ルーズリーフに書かれた文字を見つめながら聞くと、窓の方に顔を向けた初空が笑った気がした。

「愛と憎しみ。幸福と絶望。朝と夜に、白と黒。未来があって過去があって、前があって後ろがある。右も左も、好きも嫌いも。うちらはいつも、何かと対になっとるでしょう?だから人魚姫も、願った幸せの分だけ、悪魔に魂を預けたの。油断したら、すぐに飲まれる」

「だからそうなる前に、泡になって消えたってこと?」

「そう。醜い感情に自分が支配される前にね」

「なるほど」

「・・・人魚は可哀想な生き物だって」

「初空のおばあちゃんが、よく言っていたね」

「うん。語り継がれる伝説は、不吉な象徴だらけよ」

この町に来た頃、初空の家に遊びに行くとよく、彼女のおばあちゃんが僕にこの町の人魚の話をしてくれた。それから、世界中の人魚に関する民話を教えてくれた。
そのほとんどが、想像していたよりも恐ろしい話で、衝撃を受けたのを今でも覚えている。

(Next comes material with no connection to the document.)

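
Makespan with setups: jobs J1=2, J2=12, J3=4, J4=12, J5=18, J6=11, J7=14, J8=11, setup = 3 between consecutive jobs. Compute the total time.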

そんな人魚好きのおばあちゃんが死んだのは、僕らが高校に入学した直後だった。
亡くなる一年前から体調を崩していて、市街地にある大きな病院に入院をしていたから、初空たち家族は覚悟をしていたらしい。
だから葬儀の日も、初空は笑顔でおばあちゃんを見送っていた。
真っ赤に目を腫らしながら、必死で笑っていた。
初空が高校の「郷土研究部」に入ったのは、それからすぐだった。
いつかおばあちゃんみたいに、若狭の海に伝わる人魚伝説を、子供たちに語るのだと意気込んでいた。

だからこうして、僕のところに自作の詩を発表に来るのも、彼女の部活動の一環だったりする。郷土研究と言うよりは、人魚研究だけど。

「ねえ、青一」

「ん?」

「本当に、京都の大学に行くの?」

「・・・行くよ」

「医学部って、六年あるって知っとった?」

顔を上げることなく聞く初空に、そっと手を伸ばす。

「知らないで受験するわけないよ」

「だよね」

「たぶん大学院も行くから、もっとかかる」

高校に入学する前から、その先の進路は決めていた。
二人の兄と同じように、医学の道に進むことを。